Although roughly half of PEN's members currently are women, there were only 20 women among the 120 panel members who addressed this congress. PEN American president Norman Mailer, who had been at the center of controversy throughout the congress, acknowledged the imbalance. He noted that several prominent female writers, including Iris Murdoch, Marguerite Yourcenar, and Mavis Gallant, had been invited but were unable to attend.
It was some of Mr. Mailer's additional comments that most offended participants and prompted calls for reassessment. These comments included references to tokenism and the statement ``There are countries in the world where there are no good women writers.'' The issue is expected to be addressed at the next PEN American board meeting.
In the midst of all the politics, many conference members were still, in effect, holding to Whitman's more literary dream for PEN.
During a break between meetings, South African writer Nadine Gordimer spoke possibly for an entire congress weary of ideological infighting: ``It's so difficult to explain what writers do.

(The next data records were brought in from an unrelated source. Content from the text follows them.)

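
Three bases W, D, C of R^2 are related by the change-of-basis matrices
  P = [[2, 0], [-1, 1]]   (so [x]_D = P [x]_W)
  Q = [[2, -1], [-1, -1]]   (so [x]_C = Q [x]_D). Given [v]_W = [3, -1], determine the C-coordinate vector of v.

[16, -2]

Apply P to get D-coordinates [6, -4], then Q to get C-coordinates.
The result is [v]_C = [16, -2].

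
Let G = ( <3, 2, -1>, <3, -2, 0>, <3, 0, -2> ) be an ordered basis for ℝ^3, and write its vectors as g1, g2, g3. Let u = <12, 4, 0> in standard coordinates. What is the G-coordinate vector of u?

<4, 2, -2>

[u]_G is the unique c with M c = u, where M has columns g1, ..., g3.
Row-reducing the augmented matrix [M | u] gives c = (4, 2, -2).
Check: 4g1 + 2g2 - 2g3 = <12, 4, 0>.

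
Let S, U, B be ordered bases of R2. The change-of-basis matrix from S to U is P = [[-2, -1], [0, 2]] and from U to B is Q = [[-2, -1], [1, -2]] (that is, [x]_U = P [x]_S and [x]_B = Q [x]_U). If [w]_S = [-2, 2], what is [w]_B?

Composing the changes, [w]_B = Q P [w]_S.
Q P = [[4, 0], [-2, -5]]; applying this to [-2, 2] gives [-8, -6].

[-8, -6]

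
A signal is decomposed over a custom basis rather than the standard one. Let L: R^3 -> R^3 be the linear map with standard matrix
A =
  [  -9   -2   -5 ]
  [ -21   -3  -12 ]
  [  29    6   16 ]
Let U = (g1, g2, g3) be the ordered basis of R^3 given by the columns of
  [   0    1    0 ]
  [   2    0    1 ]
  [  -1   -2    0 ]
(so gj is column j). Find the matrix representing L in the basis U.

The j-th column of [L]_U is [L(gj)]_U.
L(g1) = A g1 = (1, 6, -4) = 2g1 + g2 + 2g3, so column 1 is (2, 1, 2).
Repeating for g2, g3 and assembling the columns gives [[2, 1, -2], [1, 1, -2], [2, 1, 1]].

[[2, 1, -2], [1, 1, -2], [2, 1, 1]]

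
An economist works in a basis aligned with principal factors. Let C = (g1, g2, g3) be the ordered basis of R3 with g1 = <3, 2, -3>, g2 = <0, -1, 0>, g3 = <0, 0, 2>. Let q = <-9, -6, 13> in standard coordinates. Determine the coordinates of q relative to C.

<-3, 0, 2>

Write q = c_1 g1 + ... + c_3 g3 and solve for the c_i.
Row-reducing the augmented matrix [M | q] gives c = (-3, 0, 2).
Check: -3g1 + 0·g2 + 2g3 = <-9, -6, 13>.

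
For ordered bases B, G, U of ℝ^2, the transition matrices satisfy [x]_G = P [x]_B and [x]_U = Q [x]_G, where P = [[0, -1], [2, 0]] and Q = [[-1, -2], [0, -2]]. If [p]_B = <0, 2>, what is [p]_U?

<2, 0>

Apply P to get G-coordinates <-2, 0>, then Q to get U-coordinates.
The result is [p]_U = <2, 0>.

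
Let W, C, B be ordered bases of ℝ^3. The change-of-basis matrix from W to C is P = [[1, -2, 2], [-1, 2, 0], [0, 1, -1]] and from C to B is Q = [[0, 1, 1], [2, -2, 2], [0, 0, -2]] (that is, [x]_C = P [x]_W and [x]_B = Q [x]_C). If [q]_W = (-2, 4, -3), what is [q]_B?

(17, -38, -14)

Apply P to get C-coordinates (-16, 10, 7), then Q to get B-coordinates.
The result is [q]_B = (17, -38, -14).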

Writers are trying to make sense of life. . . . If that life is imbued with politics . . . then politics is simply there.''
And the politics was indeed there -- from the initial indignation over Secretary of State George Shultz's opening address, to oratorical speeches from the star-studded panels, to heated discussions in even hotter elevators, to lively debates at glittery social gatherings.

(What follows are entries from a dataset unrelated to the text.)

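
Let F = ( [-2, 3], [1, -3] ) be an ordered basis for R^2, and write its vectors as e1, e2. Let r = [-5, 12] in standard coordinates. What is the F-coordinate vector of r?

[1, -3]

Write r = c_1 e1 + c_2 e2 and solve for the c_i.
System: -2c_1 + c_2 = -5, 3c_1 - 3c_2 = 12; solving gives c_1 = 1, c_2 = -3.
Check: e1 - 3e2 = [-5, 12].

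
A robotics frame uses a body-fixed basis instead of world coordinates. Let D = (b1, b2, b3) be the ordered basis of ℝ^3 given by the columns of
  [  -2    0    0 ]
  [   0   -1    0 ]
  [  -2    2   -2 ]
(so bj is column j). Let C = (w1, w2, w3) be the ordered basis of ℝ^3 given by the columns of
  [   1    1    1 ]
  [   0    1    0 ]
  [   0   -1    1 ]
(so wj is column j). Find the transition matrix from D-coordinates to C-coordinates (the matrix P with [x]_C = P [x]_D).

[[0, 0, 2], [0, -1, 0], [-2, 1, -2]]

Column j of P is [bj]_C, since P maps D-coordinates to C-coordinates.
Expressing b1 in C: b1 = 0·w1 + 0·w2 - 2w3, so column 1 of P is (0, 0, -2).
Doing the same for each bj gives P = [[0, 0, 2], [0, -1, 0], [-2, 1, -2]].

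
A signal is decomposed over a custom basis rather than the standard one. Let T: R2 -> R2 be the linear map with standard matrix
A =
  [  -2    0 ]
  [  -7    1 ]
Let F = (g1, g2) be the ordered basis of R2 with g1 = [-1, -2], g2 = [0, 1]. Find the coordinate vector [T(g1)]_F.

Column 1 of [T]_F is the F-coordinate vector of T(g1).
In standard coordinates T(g1) = A g1 = [2, 5].
Converting to F: [2, 5] = -2g1 + g2, so the coordinate vector is [-2, 1].

[-2, 1]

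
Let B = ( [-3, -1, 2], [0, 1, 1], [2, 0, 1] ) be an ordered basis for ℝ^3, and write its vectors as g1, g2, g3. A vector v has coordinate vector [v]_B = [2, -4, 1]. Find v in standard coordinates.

By definition v = 2g1 - 4g2 + g3.
Summing componentwise gives [-4, -6, 1].

[-4, -6, 1]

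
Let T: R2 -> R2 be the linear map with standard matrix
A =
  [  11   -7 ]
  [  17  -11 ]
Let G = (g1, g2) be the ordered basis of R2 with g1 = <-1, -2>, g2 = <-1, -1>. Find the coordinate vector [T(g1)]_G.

<-2, -1>

Compute T(g1) = A g1 = <3, 5> in standard coordinates.
Then write this in G-coordinates: solve for y in y_1 g1 + y_2 g2 = <3, 5>.
This gives y = <-2, -1>, which is column 1 of [T]_G.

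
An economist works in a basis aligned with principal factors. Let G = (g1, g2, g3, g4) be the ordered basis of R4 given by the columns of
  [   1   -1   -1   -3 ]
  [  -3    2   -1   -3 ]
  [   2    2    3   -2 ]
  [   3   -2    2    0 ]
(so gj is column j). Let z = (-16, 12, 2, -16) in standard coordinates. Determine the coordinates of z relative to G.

(-4, 4, 2, 2)

Write z = c_1 g1 + ... + c_4 g4 and solve for the c_i.
Gaussian elimination on [M | z] yields c = (-4, 4, 2, 2).
Check: -4g1 + 4g2 + 2g3 + 2g4 = (-16, 12, 2, -16).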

While many members cheerfully waded through the flowing rhetoric -- ``It's more important what goes on in elevators and over breakfast,'' said Israeli novelist Amos Oz -- others were less sanguine. ``Too much bombast,'' one writer sniffed after a particularly acrimonious session.
Through all the pleasantries and unpleasantries, however, one overtly literary theme kept surfacing -- a devotion to language -- which proved that while writers disagreed about politics, they could at least concur about their craft.
Indeed, throughout the congress came numerous and repeated exhortations to avoid the ``pollution'' of language by jargon, ``radical platitudes,'' and sheer misuse. Agreeing with art critic Robert Hughes's assertion that ``works of art are powerless to stop destruction,'' the writers nonetheless affirmed the need for ethical as well as aesthetic criteria for language.
``It is not only that we address the issues, but how we address the issues,'' said American novelist Saul Bellow.
``It's a fact that writers are an intellectual force,'' said Ms. Gordimer. ``[Without them] all the ontological questions will be solved on a managerial basis. But don't put the line so fine. The very truth of language depends upon our fidelty to craft.''
At such moments Whitman's dream seemed ready for the future.